The message: Blacks and Hispanics, among whom uninsured rates are significantly higher than among whites, stand to benefit disproportionately under the health law, gaining access to free preventive care and other services that will help reduce existing health care disparities. The sustained outreach from the White House aims to make voters eligible for new benefits aware of them and how to get them.
Obama’s staff has invited groups of black journalists and publishers to the White House for health care briefings with senior officials and conducted traveling policy road shows in black and Hispanic neighborhoods across the country. On the day the Supreme Court upheld Obama’s health law, senior adviser Valerie Jarrett held an on-background conference call for black reporters.
Obama rarely emphasized specific benefits for blacks and Hispanics as he pushed his law through Congress, focusing instead on its benefits for the general populace. And the law itself includes only a smattering of programs designed to address racial disparities in health care — even though 22 percent of African Americans and 32 percent of Hispanics are uninsured, compared to 14 percent of whites, according to Kaiser Family Foundation data.
As his campaign leans heavily on repeating 2008’s historic margins and turnout from black voters, months of White House outreach on the Affordable Care Act could help rally African Americans in November. While the president polls far better among blacks and Hispanics than GOP challenger Mitt Romney, every vote matters in such a tight race.
Rep. Elijah Cummings (D-Md.) said the appeals are key to boosting black turnout in swing states such as Florida and Ohio, and he’d like to see even more of them.

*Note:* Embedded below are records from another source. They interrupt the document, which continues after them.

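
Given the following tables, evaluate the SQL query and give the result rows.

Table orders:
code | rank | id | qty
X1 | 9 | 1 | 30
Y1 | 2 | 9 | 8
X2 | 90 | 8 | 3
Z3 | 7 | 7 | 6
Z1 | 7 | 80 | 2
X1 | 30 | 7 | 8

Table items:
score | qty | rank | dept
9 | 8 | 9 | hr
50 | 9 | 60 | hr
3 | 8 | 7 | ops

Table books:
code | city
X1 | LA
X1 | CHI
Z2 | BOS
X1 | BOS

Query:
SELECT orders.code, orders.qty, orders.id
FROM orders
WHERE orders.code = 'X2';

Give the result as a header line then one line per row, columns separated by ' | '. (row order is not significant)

== RESULT ==
orders.code | orders.qty | orders.id
X2 | 3 | 8

Derivation:
After WHERE (1 rows):
orders.code | orders.rank | orders.id | orders.qty
X2 | 90 | 8 | 3
After SELECT (1 rows):
orders.code | orders.qty | orders.id
X2 | 3 | 8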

“It is a rallying call and it would help excite the African-American vote because this is something that African Americans truly care about,” Cummings said. “If there is one piece of legislation that I have voted for that I hear mentioned most is the Affordable Care Act. It is just amazing to me, you know, I think about my constituents, if they didn’t watch the news, would be shocked that there’s so much opposition to it.”